Fenomena manajemen laba seperti dua sisi mata uang. Pada satu sisi terang, earnings management adalah produk yang ’legitimate’, sedangkan disisi lain (sisi gelap), earnings management dianggap sebagai produk dari suatu tindakan yang immoral dan unethical. Earnings management oleh sebagian kalangan dianggap sebagai proffesional judgement atas laporan keuangan, tetapi dapat menyesatkan (mislead) pihak stakeholder dalam melakukan interpretasi terhadap performa ekonomi (economic performance) suatu perusahaan. Dengan demikian dapat disimpulkan bahwa pihak manajemen telah dengan sengaja melakukan tindakan manipulasi atau tindakan lainnya yang dapat mempengaruhi laporan keuangan. Konsekuensinya akan lebih luas bila earnings management dilakukan oleh manajemen perusahaan go publik, pihak investor akan terlihat bodoh bila mempercayai laporan keuangan tersebut. Biasanya hal ini dilakukan oleh pihak manajemen yang mempunyai keyakinan kuat bahwa pihak investor tidak mempunyai akses informasi kedalam perusahaan, sehingga investor akan melihat laporan keuangan tersebut sebagai laporan yang true report. Bila manajemen tidak mempengaruhi atau memanipulasi laporan keuangan, maka dapat disimpulkan bahwa earning quality telah bernilai positif. Data-data yang dilaporkan berarti dapat dipercaya dan dapat diandalkan. Tanpa campur tangan earnings management, berarti laporan keuangan telah benar-benar merefleksikan kondisi sebenarnya suatu perusahaan dan akan membantu pihak stakeholder dalam memprediksi performa ekonomi perusahaan tersebut dimasa datang. Sebagian kalangan-terutama kalangan akademisi, melihat bahwa earnings management terlihat “sangat menakutkan”, karena aktivitas ini sangat berhubungan dengan moralitas dari manajemen.

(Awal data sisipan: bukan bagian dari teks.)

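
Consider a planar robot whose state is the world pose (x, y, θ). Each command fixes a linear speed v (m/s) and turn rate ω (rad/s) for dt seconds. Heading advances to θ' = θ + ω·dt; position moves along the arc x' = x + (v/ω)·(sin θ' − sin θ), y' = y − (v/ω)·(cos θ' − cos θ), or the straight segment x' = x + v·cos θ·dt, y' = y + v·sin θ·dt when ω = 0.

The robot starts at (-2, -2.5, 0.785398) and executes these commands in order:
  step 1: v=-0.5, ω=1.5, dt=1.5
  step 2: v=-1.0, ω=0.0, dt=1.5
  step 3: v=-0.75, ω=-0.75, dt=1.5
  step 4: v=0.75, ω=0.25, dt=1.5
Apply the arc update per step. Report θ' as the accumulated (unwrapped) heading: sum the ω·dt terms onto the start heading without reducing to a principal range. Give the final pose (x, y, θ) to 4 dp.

(-0.0338, -2.9208, 2.2854)

step 1: θ'=3.0354 (R=-0.3333) → pose (-1.7996, -3.0672, 3.0354)
step 2: θ'=3.0354 (straight) → pose (-0.3081, -3.2262, 3.0354)
step 3: θ'=1.9104 (R=1.0000) → pose (0.5288, -3.8874, 1.9104)
step 4: θ'=2.2854 (R=3.0000) → pose (-0.0338, -2.9208, 2.2854)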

Laporan keuangan sangat dibutuhkan oleh pemakai informasi karena dapat digunakan untuk memenuhi 4 (empat) hal, yaitu: 1) pemilik perusahaan, 2) keberlangsungan usaha, 3) investasi masa depan, dan 4) prestasi (manajemen). Laporan laba bagi kepentingan pemilik perusahaan berarti laporan laba berguna sebagai isi informasi laba dalam penyajian laporan keuangan dan setidaknya dapat menambah keuntungan secara pribadi pemilik perusahaan. Laporan laba menyangkut keberlangsungan usaha berarti hal ini didasarkan pada asumsi bahwa usaha dapat berlangsung bila ada ketersediaan kas sebagai modal usaha dalam perusahaan. Laporan laba berguna bagi investasi masa depan berarti informasi ini dapat digunakan sebagai bahan pertimbangan untuk keputusan masa depan menyangkut investasi usaha. Laporan laba berguna bagi peningkatan prestasi karyawan berarti laporan ini dapat mempengaruhi posisi atau kedudukan serta prestasi karyawan. Informasi laba dalam praktiknya dapat mempengaruhi perilaku para pemakai informasi laporan keuangan, khususnya pihak investor dan kreditor. Apalagi dalam negara yang perekonomiannya terdapat mekanisme pasar modal di dalamnya. Laba (earnings), kemampuan menghasilkan laba (earnings power), dan kemampuan menciptakan kas (cash generating power) badan usaha dianggap sebagai indikator yang dapat mempengaruhi perilaku partisipan di pasar modal. Informasi laba ini dibutuhkan oleh investor dan kreditor sebagai dasar keputusan terhadap tingkat pengembalian yang mereka investasikan. Karena besarnya manfaat yang diberikan oleh laporan keuangan inilah, maka dibentuk sebuah aturan dalam proses pelaporan keuangan (financial reporting) yang disebut dengan prinsip akuntansi berterima umum (PABU) atau generally accepted accounting principles (GAAP). PABU adalah rerangka pendoman yang terdiri atas standar akuntansi dan sumber-sumber lain yang didukung berlakunya praktik akuntansi secara resmi (yuridis), teoritis, dan praktis. Standar akuntansi berarti semua konsep, ketentuan, prosedur, metoda, dan teknik yang tersedia secara teoritis maupun praktis dalam proses pelaporan keuangan. Sedangkan sumber-sumber lain bisa dalam bentuk praktik yang tidak diatur dalam standar akuntansi termasuk peraturan badan autoratif lain, kebiasaan dan konvensi yang membentuk praktik pelaporan keuangan yang sehat.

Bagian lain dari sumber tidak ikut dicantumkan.